Une demi-heure plus tard, je ruisselai sur le siège d’un bus de la ville, la moitié du visage aplati contre une vitre. Peut-être même me suis-je assoupi. J’ai rêvé de Bryan Smith renversant Stephen King sur la route 5 près de Lovell dans le Maine avec son van Dodge bleu. Je maudissais intérieurement le conducteur ivre de vitesse qui avait bien failli m’essorer d’un seul coup une demi-heure auparavant. A sa sortie de l’hôpital, King s’était rendu chez Bryan Smith et lui avait acheté son véhicule. Officiellement, le plus grand auteur américain vivant ne voulait pas qu’il soit vendu sur Ebay ou un truc dans ce goût-là. Mais en réalité, une fois rentré chez lui, après avoir garé le van dans sa vaste propriété, King était allé chercher un merlin de boucher et une batte de baseball et avait méthodiquement détruit le véhicule.

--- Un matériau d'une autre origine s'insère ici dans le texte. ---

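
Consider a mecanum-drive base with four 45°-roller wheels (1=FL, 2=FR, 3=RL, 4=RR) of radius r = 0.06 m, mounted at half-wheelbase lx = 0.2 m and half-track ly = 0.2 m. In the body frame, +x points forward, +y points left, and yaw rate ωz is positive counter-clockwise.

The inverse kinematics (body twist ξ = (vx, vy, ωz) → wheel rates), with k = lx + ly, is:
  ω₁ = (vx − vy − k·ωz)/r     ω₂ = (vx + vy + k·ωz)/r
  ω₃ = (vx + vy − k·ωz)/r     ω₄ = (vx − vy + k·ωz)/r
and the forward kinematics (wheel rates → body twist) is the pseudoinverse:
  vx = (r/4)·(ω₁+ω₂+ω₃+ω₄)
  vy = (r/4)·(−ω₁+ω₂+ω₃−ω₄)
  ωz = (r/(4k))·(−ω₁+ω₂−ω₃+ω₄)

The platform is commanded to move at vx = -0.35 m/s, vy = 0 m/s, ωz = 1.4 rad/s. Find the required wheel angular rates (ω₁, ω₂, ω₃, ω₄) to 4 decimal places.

k = lx + ly = 0.2 + 0.2 = 0.4000;  k·ωz = 0.4000·1.4 = 0.5600
ω₁ (FL) = (vx − vy − k·ωz)/r = -0.9100/0.06 = -15.1667
ω₂ (FR) = (vx + vy + k·ωz)/r = 0.2100/0.06 = 3.5000
ω₃ (RL) = (vx + vy − k·ωz)/r = -0.9100/0.06 = -15.1667
ω₄ (RR) = (vx − vy + k·ωz)/r = 0.2100/0.06 = 3.5000

(-15.1667, 3.5000, -15.1667, 3.5000)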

De retour chez moi, je me suis aperçu que j’avais oublié d’éteindre la radio. Deux types s’y félicitaient du fait enfin avéré que, dans nos sociétés civilisées ( ?), la mort n’était – enfin – plus un tabou. C’était amusant parce que le rapide coup d’œil que je  jetai au portrait approximatif et baveux, aquarelle de débutant, que me renvoya le grand miroir en pied de l’entrée me convainquit immédiatement du contraire. Fort heureusement je connaissais quelqu’un pour qui la mort était toujours au centre et non à la très grande périphérie de son œuvre. Je me suis – enfin – glissé sous les draps pour poursuivre ma lecture du dernier Stephen King.